Synaptolepis kirkii Oliv. is a tropical plant from Central-East Africa of which the roots are used against snakebites and epilepsy. A dichloromethane extract from this plant resulted in different diterpene esters, including synaptolepis factor K7 (K7) (He et al., 2002). Besides inhibition of tumoral growth, this molecule has been reported to mediate neuronal survival in primary chicken dorsal root ganglion neurons (He et al., 2002). A model system to study actions of K7 is the human neuroblastoma SH-SY5Y cell line. This is a cell line of neuronal origin with many interesting features, particularly the ability to differentiate and form neurite processes. Expression of the neuronal marker growth-associated protein 43 (GAP43) is used as a biochemical marker of these neurite extensions (Monaghan et al., 2008, Olsson and Nanberg, 2001). Together with other functional neuronal cell markers, synaptophysin and synaptotagmin, its expression indicates the presence of functional synapses in vitro and in vivo (Korshunova and Mosevitsky, 2010, Masliah et al., 2001).
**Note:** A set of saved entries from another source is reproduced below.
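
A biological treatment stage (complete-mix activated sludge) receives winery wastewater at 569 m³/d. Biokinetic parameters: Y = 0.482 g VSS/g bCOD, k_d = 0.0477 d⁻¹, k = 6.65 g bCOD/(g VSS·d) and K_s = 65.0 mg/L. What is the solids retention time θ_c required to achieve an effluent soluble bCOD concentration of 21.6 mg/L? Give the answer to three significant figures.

At the target effluent, Y k S/(K_s+S) = 0.482×6.65×21.6/86.60 = 0.7995 d⁻¹.
Then 1/θ_c = μ − k_d = 0.7995 − 0.0477 = 0.7518 d⁻¹, giving θ_c = 1.330 d.

θ_c ≈ 1.33 d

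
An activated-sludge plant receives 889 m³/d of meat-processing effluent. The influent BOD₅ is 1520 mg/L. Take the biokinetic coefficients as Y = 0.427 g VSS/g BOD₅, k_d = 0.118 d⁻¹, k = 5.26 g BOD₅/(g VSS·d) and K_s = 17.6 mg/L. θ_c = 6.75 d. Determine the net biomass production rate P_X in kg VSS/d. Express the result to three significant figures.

Effluent substrate depends only on kinetics and SRT: S = K_s(1 + k_d θ_c) / [θ_c(Yk − k_d) − 1] = 17.6 × (1 + 0.118 × 6.75) / [6.75 × (0.427 × 5.26 − 0.118) − 1] = 31.62 / 13.36 = 2.366 mg/L.
Y_obs = Y / (1 + k_d θ_c) = 0.427 / (1 + 0.118 × 6.75) = 0.427 / 1.796 = 0.2377.
Mass of BOD₅ removed per day: Q(S₀ − S) = 889 × 1518 g/m³ = 1349 kg/d.
P_X = Y_obs · Q(S₀ − S) = 0.2377 × 1349 = 320.7 kg VSS/d.

P_X ≈ 321 kg VSS/d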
Different PKC isoforms have been reported to modulate neuroprotection and differentiation in SH-SY5Y cells (Levites et al., 2002, Troller et al., 2001). Overexpression of either PKCδ or PKCε has been shown to induce neurite outgrowth. This can be mimicked by transfection with PKCδ or ε regulatory domain, suggesting that kinase activity is not required for this effect. In addition, PKCε-induced neurite outgrowth has been shown to involve phosphatidylinositol-4,5-diphosphate binding (Shirai et al., 2007).

In this manuscript we show that K7 induces neuronal differentiation of SH-SY5Y cells and focus on the elucidation of the signalling cascades induced by this molecule. In this respect, a clear role for PKCε as one of the key mediators of K7-induced signal transduction pathways could be demonstrated.